The great Christian ethicist and theologian Reinhold Niebuhr once said, “Nothing worth doing is completed in our lifetime; therefore, we must be saved by hope.” As we enter this season of Easter we might benefit from reflecting on these words. During the latter portion of the nineteenth century there was an incredible optimism within Western civilization. Through the “progress” of history and science spurred on by the discovery of evolution, many believed the golden age of humanity was right around the corner. World War I shattered such naïve optimism. Subsequent events in the twentieth century have left many wondering how long of a future humankind even has on this fragile and threatened planet.
As we face the challenges of our time and our children’s future, we must prepare ourselves for the long haul. Nothing worth doing in our kind of world can possibly be completed in our lifetime.
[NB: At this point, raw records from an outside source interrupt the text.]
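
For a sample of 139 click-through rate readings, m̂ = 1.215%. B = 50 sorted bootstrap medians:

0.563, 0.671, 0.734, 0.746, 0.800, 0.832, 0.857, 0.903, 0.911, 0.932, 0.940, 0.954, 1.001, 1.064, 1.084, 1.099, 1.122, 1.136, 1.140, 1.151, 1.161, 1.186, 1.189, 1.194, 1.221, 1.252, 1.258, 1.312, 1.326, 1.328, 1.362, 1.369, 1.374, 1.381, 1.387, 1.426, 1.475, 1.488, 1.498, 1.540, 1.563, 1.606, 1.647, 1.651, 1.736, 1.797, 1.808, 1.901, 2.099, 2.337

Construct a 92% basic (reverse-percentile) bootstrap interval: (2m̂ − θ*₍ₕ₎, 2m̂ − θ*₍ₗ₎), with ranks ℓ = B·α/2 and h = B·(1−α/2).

Percentile endpoints at ranks 2 and 48: θ*₍2₎ = 0.671, θ*₍48₎ = 1.901.
Basic interval reflects these around m̂:
  lower = 2 × 1.215 − 1.901 = 0.529
  upper = 2 × 1.215 − 0.671 = 1.759

(0.529, 1.759)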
Poverty and hunger continue to take their grim toll on the world’s poor, especially women and children. Although the threat of nuclear war seems remote (compared to the danger during the Cold War), our world continues to suffer from civil wars, “ethnic cleansing,” religiously motivated violence, and a growing polarization of the world’s peoples as intolerance multiplies. The problems of our society from the horror of inner city life to the drug epidemic to the violent crimes which paralyze old and young alike appear to have become permanent if not expected features. The painful and desperate lives of our world’s 40 million slaves (more than 25% of them children) continue to demonstrate how heartless and cruel human beings can be (Search freetheslaves.net for more info on modern slavery). And any solution for the continuing ecological demise of the cosmos as we lose forever more and more of our planet’s plant and animal species seems to be beyond our capacity to even imagine, much less initiate.
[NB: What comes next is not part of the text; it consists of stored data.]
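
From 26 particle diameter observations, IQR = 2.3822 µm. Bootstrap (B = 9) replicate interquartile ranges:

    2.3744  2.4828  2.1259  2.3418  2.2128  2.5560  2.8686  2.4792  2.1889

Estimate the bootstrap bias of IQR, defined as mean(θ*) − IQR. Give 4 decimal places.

mean(θ*) = (2.3744 + 2.4828 + 2.1259 + 2.3418 + 2.2128 + 2.5560 + 2.8686 + 2.4792 + 2.1889) / 9 = 2.40338
bias = 2.40338 − 2.3822

bias = +0.0212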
No, we are not likely to complete anything worth doing in our lifetime. Such a realization could lead us to apathy and despair. But in this Easter season we are not allowed to surrender to despair or retreat into apathy. We are allowed to be saved by hope—the hope we see in the resurrection of Jesus. In Jesus’ death, God has embraced the whole world and all of its pain, sin, suffering, and death. In Christ God has sealed our destiny with that of Jesus. This world will not be abandoned by God. In Christ this world has been forever wedded to God, and its future will be shaped by tender hands of grace.
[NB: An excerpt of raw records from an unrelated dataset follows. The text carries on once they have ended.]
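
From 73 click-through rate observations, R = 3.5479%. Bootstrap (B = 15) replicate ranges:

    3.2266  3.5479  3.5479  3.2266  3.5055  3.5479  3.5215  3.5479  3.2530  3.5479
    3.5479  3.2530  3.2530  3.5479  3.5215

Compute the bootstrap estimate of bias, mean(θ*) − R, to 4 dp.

mean(θ*) = (3.2266 + 3.5479 + 3.5479 + 3.2266 + 3.5055 + 3.5479 + 3.5215 + 3.5479 + 3.2530 + 3.5479 + 3.5479 + 3.2530 + 3.2530 + 3.5479 + 3.5215) / 15 = 3.43973
bias = 3.43973 − 3.5479

bias = −0.1082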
We shall not in our lifetime see the end of poverty and hunger. We shall not see the end of violence and oppression. We shall not see the end of ecological abuse (although if we don’t make radical changes at every level within the next decade our children and grandchildren will reap a bitter harvest from our greed and neglect). But because we trust that Jesus has been raised from the dead and is the “first fruits” of God’s new creation, we also trust that one day this world will be recreated in the image of Jesus. And in ways we cannot now understand or even imagine, our faithfulness to his ways will contribute to that final redemption.
Martin Luther supposedly said that if he knew the world was going to end tomorrow, he would still plant a tree today. Perhaps he would do so because he understood that for the Living God who raised Jesus from the dead nothing is lost. We need “tree planters” in our world today—people who believe that God can be trusted with this creation and its future. And because of such faith, we can live out of hope, even though what we labor for and dream about will not be completed in our lifetime. Perhaps what we labor for and dream about will not even come to fruition in terrestrial history. But nothing is lost to the Living God. All is kept within the Divine Memory, and all can be healed and set free in a dimension suggested by the resurrection of our Lord.
The Talmud, that great collection of Jewish teachings, says that “We are not required to complete the task any more than we are allowed to put it aside.” We shall not complete the tasks before us. But we can find the strength not to put them aside by realizing with Niebuhr that we are saved by hope. May we all be “tree planters” to the glory of God and to the healing of this world.